The Business Times

Tokyo: Stocks close down on late profit-taking

Published Fri, Jan 26, 2018 · 07:21 AM

[TOKYO] Tokyo stocks fell Friday on late profit-taking, after the Donald Trump-fuelled rally in the dollar overnight fizzled out, putting exporters under pressure.

The benchmark Nikkei 225 index lost 0.16 per cent, or 37.61 points, to 23,631.88, leaving it down 0.74 per cent over the week.

The broader Topix index was down 0.27 per cent or 5.17 points at 1,879.39. It lost 0.55 per cent in the week.

The Nikkei opened higher after the dollar bounced back on Mr Trump's comments favouring a strong US currency.

But the early gains were erased as dollar-selling pressure revived with analysts predicting the greenback would continue weakening.

"Investors locked in profits as uncertain factors are still ahead," including a speech by Trump at the Davos summit, said Hikaru Sato, senior technical analyst at Daiwa Securities.

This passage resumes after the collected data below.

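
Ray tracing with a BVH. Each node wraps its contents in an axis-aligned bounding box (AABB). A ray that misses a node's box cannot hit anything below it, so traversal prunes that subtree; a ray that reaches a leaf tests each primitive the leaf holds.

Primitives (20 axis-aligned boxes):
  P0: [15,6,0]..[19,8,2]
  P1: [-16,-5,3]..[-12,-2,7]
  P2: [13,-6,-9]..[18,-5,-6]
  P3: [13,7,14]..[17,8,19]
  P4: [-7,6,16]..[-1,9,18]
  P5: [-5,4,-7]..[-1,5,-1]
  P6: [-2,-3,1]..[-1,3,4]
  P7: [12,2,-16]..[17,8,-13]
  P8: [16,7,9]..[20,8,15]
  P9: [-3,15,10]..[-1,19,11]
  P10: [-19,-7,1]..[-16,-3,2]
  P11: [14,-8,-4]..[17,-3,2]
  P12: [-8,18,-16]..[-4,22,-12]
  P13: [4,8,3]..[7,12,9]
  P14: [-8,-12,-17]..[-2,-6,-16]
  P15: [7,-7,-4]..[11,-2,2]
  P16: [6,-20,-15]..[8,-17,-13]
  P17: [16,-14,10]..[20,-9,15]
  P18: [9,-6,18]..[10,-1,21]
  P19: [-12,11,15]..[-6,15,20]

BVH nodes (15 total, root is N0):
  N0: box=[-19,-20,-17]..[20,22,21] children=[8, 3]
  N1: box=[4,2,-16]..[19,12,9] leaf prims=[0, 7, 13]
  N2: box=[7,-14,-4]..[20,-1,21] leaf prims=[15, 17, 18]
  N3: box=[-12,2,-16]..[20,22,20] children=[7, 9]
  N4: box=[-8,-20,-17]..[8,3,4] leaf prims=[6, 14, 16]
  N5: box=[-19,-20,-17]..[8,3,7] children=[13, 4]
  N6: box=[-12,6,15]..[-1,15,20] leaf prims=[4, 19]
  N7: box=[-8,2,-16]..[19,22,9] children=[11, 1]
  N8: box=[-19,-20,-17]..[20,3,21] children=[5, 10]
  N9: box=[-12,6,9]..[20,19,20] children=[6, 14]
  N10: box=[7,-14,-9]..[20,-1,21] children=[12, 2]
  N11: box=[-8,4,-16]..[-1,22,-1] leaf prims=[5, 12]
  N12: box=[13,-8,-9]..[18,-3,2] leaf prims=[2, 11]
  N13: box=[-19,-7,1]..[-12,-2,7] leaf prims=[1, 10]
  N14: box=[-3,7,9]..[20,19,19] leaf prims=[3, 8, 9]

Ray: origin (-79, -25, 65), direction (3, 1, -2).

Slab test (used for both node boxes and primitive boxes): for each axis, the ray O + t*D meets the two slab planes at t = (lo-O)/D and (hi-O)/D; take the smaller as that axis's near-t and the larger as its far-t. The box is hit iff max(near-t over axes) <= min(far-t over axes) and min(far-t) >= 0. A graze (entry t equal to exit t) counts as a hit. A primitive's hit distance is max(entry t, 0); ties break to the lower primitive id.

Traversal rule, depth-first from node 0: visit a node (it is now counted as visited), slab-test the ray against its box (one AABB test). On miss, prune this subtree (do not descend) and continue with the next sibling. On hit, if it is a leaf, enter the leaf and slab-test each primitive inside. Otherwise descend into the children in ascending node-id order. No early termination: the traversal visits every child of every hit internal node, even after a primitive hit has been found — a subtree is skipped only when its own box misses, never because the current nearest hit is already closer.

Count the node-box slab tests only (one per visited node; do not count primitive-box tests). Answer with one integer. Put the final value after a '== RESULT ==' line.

Traverse from the root:
N0 x:[20,33] y:[5,47] z:[22,41] -> hit [22,33], descend [3, 8]
  N3 x:[67/3,33] y:[27,47] z:[45/2,81/2] -> hit [27,33], descend [7, 9]
    N7 x:[71/3,98/3] y:[27,47] z:[28,81/2] -> hit [28,98/3], descend [1, 11]
      N1 x:[83/3,98/3] y:[27,37] z:[28,81/2] -> hit [28,98/3] leaf, test {P0@t=63/2, P7(miss), P13(miss)}
      N11 x:[71/3,26] y:[29,47] z:[33,81/2] -> miss, prune
    N9 x:[67/3,33] y:[31,44] z:[45/2,28] -> miss, prune
  N8 x:[20,33] y:[5,28] z:[22,41] -> hit [22,28], descend [5, 10]
    N5 x:[20,29] y:[5,28] z:[29,41] -> miss, prune
    N10 x:[86/3,33] y:[11,24] z:[22,37] -> miss, prune

Visited [0, 3, 7, 1, 11, 9, 8, 5, 10]. Tests: 9 box, 1 leaf. Nearest: P0.

== RESULT ==
9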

One day after US Treasury Secretary Steven Mnuchin seemed to embrace a cheap US currency, Mr Trump told CNBC Mnuchin's remarks had been taken out of context, and restated the traditional US policy.

"Ultimately, I want to see a strong dollar," Mr Trump said, sparking a rally for the US currency, which had hit a three-year low against the euro earlier in the day.

The dollar fetched 109.20 yen in Tokyo afternoon trade, down from 109.44 yen in New York but still slightly up from levels below 109 yen earlier Thursday in Asia.

As well as trump's speech, traders are also awaiting the release Friday of fourth-quarter US economic growth and durable goods orders.

On the Tokyo Stock Exchange, blue-chip exporters were mixed.

Canon lost 0.37 per cent to 4,280 yen as Panasonic dropped 1.19 per cent to 1,659 yen, but Sony rose 0.68 per cent to 5,285 yen with Toyota up 0.18 per cent at 7,608 yen.

Suzuki Motor dropped 3.51 per cent to 6,184 yen after its Indian unit reportedly approved a change in the way it calculates royalties that will result in lower payments for new models.